Permissions

Why read-only?

Henneth only reads your Cloudflare analytics data. We never modify your DNS records, SSL certificates, security settings, or any other part of your Cloudflare configuration. The read-only token ensures Henneth can never make changes to your site, even if the token were compromised.

Exact permission scope

Henneth requires a single permission:

This grants access to the Cloudflare Analytics API for the specified zone. It allows Henneth to query traffic data, request counts, bandwidth statistics, and visitor information — including AI bot crawl data — for your domain.
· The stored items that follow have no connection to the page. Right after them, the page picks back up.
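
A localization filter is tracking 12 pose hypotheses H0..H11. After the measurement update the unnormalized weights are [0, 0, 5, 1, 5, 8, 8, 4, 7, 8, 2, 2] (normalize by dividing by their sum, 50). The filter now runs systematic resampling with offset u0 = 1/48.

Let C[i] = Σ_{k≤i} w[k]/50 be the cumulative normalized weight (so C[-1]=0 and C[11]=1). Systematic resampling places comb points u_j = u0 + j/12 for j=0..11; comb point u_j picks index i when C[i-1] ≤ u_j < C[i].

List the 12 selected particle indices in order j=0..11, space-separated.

C = [0, 0, 1/10, 3/25, 11/50, 19/50, 27/50, 31/50, 19/25, 23/25, 24/25, 1]
j=0: u_0=1/48 ∈ [0, 1/10) → index 2
j=1: u_1=5/48 ∈ [1/10, 3/25) → index 3
j=2: u_2=3/16 ∈ [3/25, 11/50) → index 4
j=3: u_3=13/48 ∈ [11/50, 19/50) → index 5
j=4: u_4=17/48 ∈ [11/50, 19/50) → index 5
j=5: u_5=7/16 ∈ [19/50, 27/50) → index 6
j=6: u_6=25/48 ∈ [19/50, 27/50) → index 6
j=7: u_7=29/48 ∈ [27/50, 31/50) → index 7
j=8: u_8=11/16 ∈ [31/50, 19/25) → index 8
j=9: u_9=37/48 ∈ [19/25, 23/25) → index 9
j=10: u_10=41/48 ∈ [19/25, 23/25) → index 9
j=11: u_11=15/16 ∈ [23/25, 24/25) → index 10

2 3 4 5 5 6 6 7 8 9 9 10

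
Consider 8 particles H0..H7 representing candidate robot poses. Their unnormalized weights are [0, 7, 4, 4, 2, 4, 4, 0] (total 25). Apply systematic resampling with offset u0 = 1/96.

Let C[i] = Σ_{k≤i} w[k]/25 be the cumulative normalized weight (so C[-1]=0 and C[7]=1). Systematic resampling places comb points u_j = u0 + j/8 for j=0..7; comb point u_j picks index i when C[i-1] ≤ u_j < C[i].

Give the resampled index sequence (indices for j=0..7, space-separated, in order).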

Why this permission is needed

The Zone.Analytics:Read permission gives Henneth access to Cloudflare's analytics endpoints. This is how we identify AI agent traffic patterns — by analyzing request metadata such as user agents, request paths, and traffic volumes associated with known AI crawlers and agents.
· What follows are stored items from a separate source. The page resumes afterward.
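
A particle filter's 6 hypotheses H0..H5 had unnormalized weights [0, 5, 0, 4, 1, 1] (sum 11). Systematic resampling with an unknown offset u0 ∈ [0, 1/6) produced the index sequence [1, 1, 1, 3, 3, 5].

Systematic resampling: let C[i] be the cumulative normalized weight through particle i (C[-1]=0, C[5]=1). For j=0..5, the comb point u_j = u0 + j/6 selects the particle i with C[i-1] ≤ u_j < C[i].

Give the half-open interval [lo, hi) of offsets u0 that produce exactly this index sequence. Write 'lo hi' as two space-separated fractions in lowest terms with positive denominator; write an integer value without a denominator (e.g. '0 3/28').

C = [0, 5/11, 5/11, 9/11, 10/11, 1]
j=0 picked index 1: u0 ∈ [0, 5/11)
j=1 picked index 1: u0 ∈ [-1/6, 19/66)
j=2 picked index 1: u0 ∈ [-1/3, 4/33)
j=3 picked index 3: u0 ∈ [-1/22, 7/22)
j=4 picked index 3: u0 ∈ [-7/33, 5/33)
j=5 picked index 5: u0 ∈ [5/66, 1/6)
intersection: [5/66, 4/33)

5/66 4/33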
What this permission cannot do

• ×Cannot modify DNS records or zone settings
• ×Cannot access SSL/TLS certificates or private keys
• ×Cannot read request bodies or response content
• ×Cannot change firewall rules or security settings
• ×Cannot access other zones in your account (when scoped to specific zone)
• ×Cannot create, update, or delete any Cloudflare resources
• ×Cannot access Workers, Pages, or R2 storage
• ×Cannot view or modify billing information

Zone scoping recommendation

When creating your token, always scope it to a specific zone rather than "All zones." This limits the token's access to only the domain you want Henneth to analyze. If you manage multiple domains on Cloudflare, create a separate token for each one you connect to Henneth.